LI Ming-ze, GAO Yuan-ke, DI Xue-ying, FAN Wen-yi*   

  1. College of Forestry, Northeastry Forestry University, Harbin 150040, China
  • Received:2015-07-13 Online:2016-03-18 Published:2016-03-18
  • Contact: * E-mail: fanwy@163.com
  • Supported by:
    This work was supported by the National Science & Technology Pillar Program of China (2011BAD08B01) and the National Natural Science Foundation of China (31470640)

Abstract: The moisture content of forest surface soil is an important parameter in forest ecosystems. It is practically significant for forest ecosystem related research to use microwave remote sensing technology for rapid and accurate estimation of the moisture content of forest surface soil. With the aid of TDR-300 soil moisture content measuring instrument, the moisture contents of forest surface soils of 120 sample plots at Tahe Forestry Bureau of Daxing’anling region in Heilongjiang Province were measured. Taking the moisture content of forest surface soil as the dependent variable and the polarization decomposition parameters of C band Quad-pol SAR data as independent variables, two types of quantitative estimation models (multilinear regression model and BP-neural network model) for predicting moisture content of forest surface soils were developed. The spatial distribution of moisture content of forest surface soil on the regional scale was then derived with model inversion.

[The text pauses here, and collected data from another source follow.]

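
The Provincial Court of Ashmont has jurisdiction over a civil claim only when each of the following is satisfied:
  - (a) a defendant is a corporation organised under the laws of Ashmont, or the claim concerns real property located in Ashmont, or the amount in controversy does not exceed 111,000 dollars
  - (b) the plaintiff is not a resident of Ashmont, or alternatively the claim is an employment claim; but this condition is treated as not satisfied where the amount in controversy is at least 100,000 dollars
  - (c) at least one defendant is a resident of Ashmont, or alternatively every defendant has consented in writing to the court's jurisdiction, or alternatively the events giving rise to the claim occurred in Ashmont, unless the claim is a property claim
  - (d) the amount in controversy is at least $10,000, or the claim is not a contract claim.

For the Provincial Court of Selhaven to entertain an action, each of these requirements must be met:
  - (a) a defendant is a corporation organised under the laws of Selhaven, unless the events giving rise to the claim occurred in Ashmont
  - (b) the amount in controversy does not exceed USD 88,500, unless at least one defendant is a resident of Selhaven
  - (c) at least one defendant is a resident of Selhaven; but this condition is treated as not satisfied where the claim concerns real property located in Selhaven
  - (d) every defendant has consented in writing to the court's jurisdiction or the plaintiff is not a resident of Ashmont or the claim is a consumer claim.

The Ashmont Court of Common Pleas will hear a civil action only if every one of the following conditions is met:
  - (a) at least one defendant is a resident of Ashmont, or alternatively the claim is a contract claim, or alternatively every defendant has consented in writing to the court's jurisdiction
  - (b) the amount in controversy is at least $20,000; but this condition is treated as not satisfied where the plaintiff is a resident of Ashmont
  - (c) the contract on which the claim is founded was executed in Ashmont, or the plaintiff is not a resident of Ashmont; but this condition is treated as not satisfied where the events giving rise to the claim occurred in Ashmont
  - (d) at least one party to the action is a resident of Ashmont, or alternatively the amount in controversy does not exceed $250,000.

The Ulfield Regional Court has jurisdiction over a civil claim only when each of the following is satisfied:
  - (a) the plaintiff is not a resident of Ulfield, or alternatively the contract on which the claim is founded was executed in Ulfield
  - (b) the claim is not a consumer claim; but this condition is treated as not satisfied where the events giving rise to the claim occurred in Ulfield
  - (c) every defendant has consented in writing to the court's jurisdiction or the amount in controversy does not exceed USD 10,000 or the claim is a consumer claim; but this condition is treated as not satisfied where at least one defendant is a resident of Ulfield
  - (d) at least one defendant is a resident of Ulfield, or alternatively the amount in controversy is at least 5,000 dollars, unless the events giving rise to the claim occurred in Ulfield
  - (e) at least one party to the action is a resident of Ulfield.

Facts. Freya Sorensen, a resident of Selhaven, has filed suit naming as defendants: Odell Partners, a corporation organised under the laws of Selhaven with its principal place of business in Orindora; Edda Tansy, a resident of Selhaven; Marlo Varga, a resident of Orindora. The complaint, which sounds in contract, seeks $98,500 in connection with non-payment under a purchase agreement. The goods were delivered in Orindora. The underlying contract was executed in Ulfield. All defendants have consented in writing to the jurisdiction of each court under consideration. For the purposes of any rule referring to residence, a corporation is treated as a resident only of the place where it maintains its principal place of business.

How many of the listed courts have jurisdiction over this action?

The Provincial Court of Ashmont:
  (a) The amount in controversy is $98,500, within the 111,000 dollars ceiling, so one alternative holds. Met.
  (b) The plaintiff resides in Selhaven, which is not Ashmont, so one alternative holds. The carve-out does not apply: the amount in controversy is $98,500, below the 100,000 dollars floor. Met.
  (c) Every defendant has filed written consent, which satisfies one of the alternatives. Condition met.
  (d) The amount in controversy is 98,500 dollars, which meets the 10,000 dollars floor, which satisfies one of the alternatives. Condition met.
  → Every requirement is satisfied — jurisdiction.
The Provincial Court of Selhaven:
  (a) Odell Partners is organised under the laws of Selhaven. Condition met.
  (b) The amount in controversy is 98,500 dollars, above the 88,500 dollars ceiling. But Edda Tansy resides in Selhaven, and the 'unless' clause therefore excuses the requirement. Satisfied.
  (c) Edda Tansy resides in Selhaven. And the carve-out is inapplicable — the claim does not concern real property. Satisfied.
  (d) Every defendant has filed written consent, which satisfies one of the alternatives. Condition met.
  → The court has jurisdiction.
The Ashmont Court of Common Pleas:
  (a) The claim is a contract claim, which satisfies one of the alternatives. Condition met.
  (b) The amount in controversy is 98,500 dollars, which meets the $20,000 floor. The carve-out does not apply: the plaintiff resides in Selhaven, not Ashmont. Satisfied.
  (c) The plaintiff resides in Selhaven, which is not Ashmont — that alternative is enough. And the carve-out is inapplicable — the operative events occurred in Orindora, not Ashmont. Satisfied.
  (d) The amount in controversy is 98,500 dollars, within the 250,000 dollars ceiling — that alternative is enough. Condition met.
  → The court has jurisdiction.
The Ulfield Regional Court:
  (a) The plaintiff resides in Selhaven, which is not Ulfield, so this disjunct is met. Met.
  (b) The claim is a contract claim, not a consumer claim. The carve-out does not apply: the operative events occurred in Orindora, not Ulfield. Satisfied.
  (c) Every defendant has filed written consent, so this disjunct is met. The exception is not triggered, since no defendant resides in Ulfield (they reside in Orindora, Selhaven, Orindora). Met.
  (d) The amount in controversy is $98,500, which meets the USD 5,000 floor — that alternative is enough. Satisfied.
  (e) No party resides in Ulfield. Fails.
  → Not every requirement is met — no jurisdiction.
Courts with jurisdiction: the Provincial Court of Ashmont, the Provincial Court of Selhaven, the Ashmont Court of Common Pleas — 3 in total.

3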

Results showed that the model precision was 86.0% and 89.4% with RMSE of 3.0% and 2.7% for the multilinear regression model and the BP-neural network model, respectively. It indicated that the BP-neural network model had a better performance than the multilinear regression model in quantitative estimation of the moisture content of forest surface soil. The spatial distribution of forest surface soil moisture content in the study area was then obtained by using the BP neural network model simulation with the Quad-pol SAR data.